The iSCSI switches do not have to connect to the rest of the network at all and therefore can be 10Gb whilst the core is only 1Gb. There are Ethernet ports for management on the storage, that goes to the management LAN rather than the uSCSU swutches,
Avatar of David Beveridge
If the SAN connects at 1Gb, then it will handle 100  x 10mbit connections or 10 x 100mbit connections.
If the SAN connects at 10Gb, then you can have 100 users connected at 100mbits each.

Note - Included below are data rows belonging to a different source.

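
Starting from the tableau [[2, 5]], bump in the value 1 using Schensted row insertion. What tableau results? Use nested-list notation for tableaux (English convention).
In row 1, 1 replaces 2 (the leftmost entry greater than 1); 2 is bumped to row 2. 2 starts a new row 2. The new tableau is [[1, 5], [2]].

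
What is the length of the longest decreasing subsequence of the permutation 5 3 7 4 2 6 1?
4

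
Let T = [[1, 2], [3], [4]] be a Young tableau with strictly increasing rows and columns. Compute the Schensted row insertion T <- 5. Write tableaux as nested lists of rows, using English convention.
[[1, 2, 5], [3], [4]]

5 is larger than every entry of row 1, so it is appended to row 1. The new tableau is [[1, 2, 5], [3], [4]].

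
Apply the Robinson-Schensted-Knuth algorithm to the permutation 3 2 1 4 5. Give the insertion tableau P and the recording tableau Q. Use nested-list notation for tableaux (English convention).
P = [[1, 4, 5], [2], [3]], Q = [[1, 4, 5], [2], [3]]

Insert each entry of the permutation into P by Schensted row insertion, recording in Q the position of each new cell.

Insert 3: appended to row 1. P = [[3]].
Insert 2: 2 bumps 3 from row 1; 3 starts row 2. P = [[2], [3]].
Insert 1: 1 bumps 2 from row 1; 2 bumps 3 from row 2; 3 starts row 3. P = [[1], [2], [3]].
Insert 4: appended to row 1. P = [[1, 4], [2], [3]].
Insert 5: appended to row 1. P = [[1, 4, 5], [2], [3]].

So P = [[1, 4, 5], [2], [3]], Q = [[1, 4, 5], [2], [3]].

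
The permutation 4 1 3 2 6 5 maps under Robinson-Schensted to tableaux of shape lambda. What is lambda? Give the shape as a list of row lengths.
Row-insert each entry into an empty tableau.

After inserting 4: P = [[4]].
After inserting 1: P = [[1], [4]].
After inserting 3: P = [[1, 3], [4]].
After inserting 2: P = [[1, 2], [3], [4]].
After inserting 6: P = [[1, 2, 6], [3], [4]].
After inserting 5: P = [[1, 2, 5], [3, 6], [4]].

The final insertion tableau P = [[1, 2, 5], [3, 6], [4]] has shape [3, 2, 1].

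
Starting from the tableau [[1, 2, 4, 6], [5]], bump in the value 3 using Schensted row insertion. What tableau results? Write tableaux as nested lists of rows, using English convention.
[[1, 2, 3, 6], [4], [5]]

In row 1, 3 replaces 4 (the leftmost entry greater than 3); 4 is bumped to row 2. In row 2, 4 replaces 5 (the leftmost entry greater than 4); 5 is bumped to row 3. 5 starts a new row 3. The new tableau is [[1, 2, 3, 6], [4], [5]].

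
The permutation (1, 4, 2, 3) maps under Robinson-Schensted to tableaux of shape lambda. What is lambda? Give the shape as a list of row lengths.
[3, 1]

RSK row insertion gives P = [[1, 2, 3], [4]], which has shape [3, 1].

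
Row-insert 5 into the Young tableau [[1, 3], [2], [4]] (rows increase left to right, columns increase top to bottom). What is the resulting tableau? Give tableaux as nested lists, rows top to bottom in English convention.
5 is larger than every entry of row 1, so it is appended to row 1. The new tableau is [[1, 3, 5], [2], [4]].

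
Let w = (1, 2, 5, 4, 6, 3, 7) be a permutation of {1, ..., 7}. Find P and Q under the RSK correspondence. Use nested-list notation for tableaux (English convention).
P = [[1, 2, 3, 6, 7], [4], [5]], Q = [[1, 2, 3, 5, 7], [4], [6]]

Insert each entry of the permutation into P by Schensted row insertion, recording in Q the position of each new cell.

Insert 1: appended to row 1. P = [[1]], Q = [[1]].
Insert 2: appended to row 1. P = [[1, 2]], Q = [[1, 2]].
Insert 5: appended to row 1. P = [[1, 2, 5]], Q = [[1, 2, 3]].
Insert 4: 4 bumps 5 from row 1; 5 starts row 2. P = [[1, 2, 4], [5]], Q = [[1, 2, 3], [4]].
Insert 6: appended to row 1. P = [[1, 2, 4, 6], [5]], Q = [[1, 2, 3, 5], [4]].
Insert 3: 3 bumps 4 from row 1; 4 bumps 5 from row 2; 5 starts row 3. P = [[1, 2, 3, 6], [4], [5]], Q = [[1, 2, 3, 5], [4], [6]].
Insert 7: appended to row 1. P = [[1, 2, 3, 6, 7], [4], [5]], Q = [[1, 2, 3, 5, 7], [4], [6]].

So P = [[1, 2, 3, 6, 7], [4], [5]], Q = [[1, 2, 3, 5, 7], [4], [6]].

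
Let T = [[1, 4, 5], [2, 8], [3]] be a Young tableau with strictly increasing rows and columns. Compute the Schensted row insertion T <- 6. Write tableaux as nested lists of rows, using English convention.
[[1, 4, 5, 6], [2, 8], [3]]

6 is larger than every entry of row 1, so it is appended to row 1. The new tableau is [[1, 4, 5, 6], [2, 8], [3]].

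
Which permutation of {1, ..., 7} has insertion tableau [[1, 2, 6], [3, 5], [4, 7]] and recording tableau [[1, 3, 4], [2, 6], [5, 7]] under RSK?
Reverse RSK: for i = n, n-1, ..., 1, locate i in Q, remove the corresponding corner cell from P, and reverse-bump its entry up through P; the value ejected from row 1 is w(i).

So w = 4 3 5 7 1 6 2.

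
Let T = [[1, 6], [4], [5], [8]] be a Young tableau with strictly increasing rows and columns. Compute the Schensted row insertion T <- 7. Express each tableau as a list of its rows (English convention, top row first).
[[1, 6, 7], [4], [5], [8]]

7 is larger than every entry of row 1, so it is appended to row 1. The new tableau is [[1, 6, 7], [4], [5], [8]].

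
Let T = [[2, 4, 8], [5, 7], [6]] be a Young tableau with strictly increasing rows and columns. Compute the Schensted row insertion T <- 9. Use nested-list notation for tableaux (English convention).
[[2, 4, 8, 9], [5, 7], [6]]

9 is larger than every entry of row 1, so it is appended to row 1. The new tableau is [[2, 4, 8, 9], [5, 7], [6]].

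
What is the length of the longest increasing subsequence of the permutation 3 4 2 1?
2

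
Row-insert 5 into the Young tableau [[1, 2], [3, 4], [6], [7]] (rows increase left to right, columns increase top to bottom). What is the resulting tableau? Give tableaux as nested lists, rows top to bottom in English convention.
[[1, 2, 5], [3, 4], [6], [7]]

5 is larger than every entry of row 1, so it is appended to row 1. The new tableau is [[1, 2, 5], [3, 4], [6], [7]].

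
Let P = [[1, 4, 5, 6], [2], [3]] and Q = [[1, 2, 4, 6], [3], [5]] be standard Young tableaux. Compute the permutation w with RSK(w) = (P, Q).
Reverse the RSK construction: for i from n down to 1, find the cell of Q containing i, remove the entry at that cell from P, and reverse-bump it up through P; the value ejected from row 1 is w(i).

Step i=6: Q has 6 at row 1, column 4; remove that cell from P, ejecting 6. So w(6) = 6. P is now [[1, 4, 5], [2], [3]].
Step i=5: Q has 5 at row 3, column 1; remove 3 from row 3 of P and reverse-bump: 3 enters row 2 and ejects 2; 2 enters row 1 and ejects 1. So w(5) = 1. P is now [[2, 4, 5], [3]].
Step i=4: Q has 4 at row 1, column 3; remove that cell from P, ejecting 5. So w(4) = 5. P is now [[2, 4], [3]].
Step i=3: Q has 3 at row 2, column 1; remove 3 from row 2 of P and reverse-bump: 3 enters row 1 and ejects 2. So w(3) = 2. P is now [[3, 4]].
Step i=2: Q has 2 at row 1, column 2; remove that cell from P, ejecting 4. So w(2) = 4. P is now [[3]].
Step i=1: Q has 1 at row 1, column 1; remove that cell from P, ejecting 3. So w(1) = 3. P is now [].

So w = 3 4 2 5 1 6.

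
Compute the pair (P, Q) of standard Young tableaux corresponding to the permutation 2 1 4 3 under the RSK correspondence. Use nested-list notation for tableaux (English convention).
P = [[1, 3], [2, 4]], Q = [[1, 3], [2, 4]]

Insert each entry of the permutation into P by Schensted row insertion, recording in Q the position of each new cell.

Insert 2: appended to row 1. P = [[2]].
Insert 1: 1 bumps 2 from row 1; 2 starts row 2. P = [[1], [2]].
Insert 4: appended to row 1. P = [[1, 4], [2]].
Insert 3: 3 bumps 4 from row 1; 4 appends to row 2. P = [[1, 3], [2, 4]].

So P = [[1, 3], [2, 4]], Q = [[1, 3], [2, 4]].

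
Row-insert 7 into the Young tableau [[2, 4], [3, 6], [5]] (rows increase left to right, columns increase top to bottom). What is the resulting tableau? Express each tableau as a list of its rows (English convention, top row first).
7 is larger than every entry of row 1, so it is appended to row 1. The new tableau is [[2, 4, 7], [3, 6], [5]].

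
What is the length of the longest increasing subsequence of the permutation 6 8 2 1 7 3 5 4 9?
4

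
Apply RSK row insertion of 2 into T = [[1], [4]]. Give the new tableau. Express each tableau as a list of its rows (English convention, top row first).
[[1, 2], [4]]

2 is larger than every entry of row 1, so it is appended to row 1. The new tableau is [[1, 2], [4]].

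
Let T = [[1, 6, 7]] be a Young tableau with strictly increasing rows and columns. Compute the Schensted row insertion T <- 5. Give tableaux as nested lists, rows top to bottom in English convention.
[[1, 5, 7], [6]]

In row 1, 5 replaces 6 (the leftmost entry greater than 5); 6 is bumped to row 2. 6 starts a new row 2. The new tableau is [[1, 5, 7], [6]].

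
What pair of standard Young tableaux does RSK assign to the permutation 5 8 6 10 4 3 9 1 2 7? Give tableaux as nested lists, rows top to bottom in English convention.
Insert each entry of the permutation into P by Schensted row insertion, recording in Q the position of each new cell.

Insert 5: appended to row 1. P = [[5]], Q = [[1]].
Insert 8: appended to row 1. P = [[5, 8]], Q = [[1, 2]].
Insert 6: 6 bumps 8 from row 1; 8 starts row 2. P = [[5, 6], [8]], Q = [[1, 2], [3]].
Insert 10: appended to row 1. P = [[5, 6, 10], [8]], Q = [[1, 2, 4], [3]].
Insert 4: 4 bumps 5 from row 1; 5 bumps 8 from row 2; 8 starts row 3. P = [[4, 6, 10], [5], [8]], Q = [[1, 2, 4], [3], [5]].
Insert 3: 3 bumps 4 from row 1; 4 bumps 5 from row 2; 5 bumps 8 from row 3; 8 starts row 4. P = [[3, 6, 10], [4], [5], [8]], Q = [[1, 2, 4], [3], [5], [6]].
Insert 9: 9 bumps 10 from row 1; 10 appends to row 2. P = [[3, 6, 9], [4, 10], [5], [8]], Q = [[1, 2, 4], [3, 7], [5], [6]].
Insert 1: 1 bumps 3 from row 1; 3 bumps 4 from row 2; 4 bumps 5 from row 3; 5 bumps 8 from row 4; 8 starts row 5. P = [[1, 6, 9], [3, 10], [4], [5], [8]], Q = [[1, 2, 4], [3, 7], [5], [6], [8]].
Insert 2: 2 bumps 6 from row 1; 6 bumps 10 from row 2; 10 appends to row 3. P = [[1, 2, 9], [3, 6], [4, 10], [5], [8]], Q = [[1, 2, 4], [3, 7], [5, 9], [6], [8]].
Insert 7: 7 bumps 9 from row 1; 9 appends to row 2. P = [[1, 2, 7], [3, 6, 9], [4, 10], [5], [8]], Q = [[1, 2, 4], [3, 7, 10], [5, 9], [6], [8]].

So P = [[1, 2, 7], [3, 6, 9], [4, 10], [5], [8]], Q = [[1, 2, 4], [3, 7, 10], [5, 9], [6], [8]].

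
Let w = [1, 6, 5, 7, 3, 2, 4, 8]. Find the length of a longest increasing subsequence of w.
4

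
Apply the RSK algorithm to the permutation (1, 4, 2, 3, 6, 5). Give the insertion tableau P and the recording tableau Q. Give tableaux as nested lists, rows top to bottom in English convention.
P = [[1, 2, 3, 5], [4, 6]], Q = [[1, 2, 4, 5], [3, 6]]

Insert each entry of the permutation into P by Schensted row insertion, recording in Q the position of each new cell.

Insert 1: appended to row 1. P = [[1]].
Insert 4: appended to row 1. P = [[1, 4]].
Insert 2: 2 bumps 4 from row 1; 4 starts row 2. P = [[1, 2], [4]].
Insert 3: appended to row 1. P = [[1, 2, 3], [4]].
Insert 6: appended to row 1. P = [[1, 2, 3, 6], [4]].
Insert 5: 5 bumps 6 from row 1; 6 appends to row 2. P = [[1, 2, 3, 5], [4, 6]].

So P = [[1, 2, 3, 5], [4, 6]], Q = [[1, 2, 4, 5], [3, 6]].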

You basically need to look at where bottlenecks can be removed
You need to deliver the bandwidth share all the way down to the user.
If an up-link somewhere is only 100 mbit, then that's the shared limit for those users on that port,
Users do not connect to the SAN, they connect to the servers.
There are 3 different general versions of the Cisco 3750 series. The original 3750 is a 10/100 switch with 1 Gbps uplinks. The 3750G is a 10/100/1000 switch with gigabit uplinks. The 3750x is a 10/100/1000 switch wuth 1G or 10G uplinks.

The entire Catalyst 3K series is switches is designed for access layer. It is not built for a core layer where storage traffic may be traversing.

I recommend that you consider replacing your core with a pair of switches designed for iSCSI traffic. You can put SAN and hosts on it, as well as links to your other access and distribution switches.

10G switches are rapidly being replaced by switches that support 25/40, and even 100 Gbps links. They don't cost much more than switches with only 10Gbps interfaces.

Having a true core switch that can support higher aggregate bandwidth will help as you eventually upgrade your access switches. Having 1Gbps to an endpoint is less helpful if that is shared by another 47 endpoints and there is only a 1, 2 or 4 Gbps uplink to the core.

You can mix and match access port speeds and uplink speeds in the enterprise.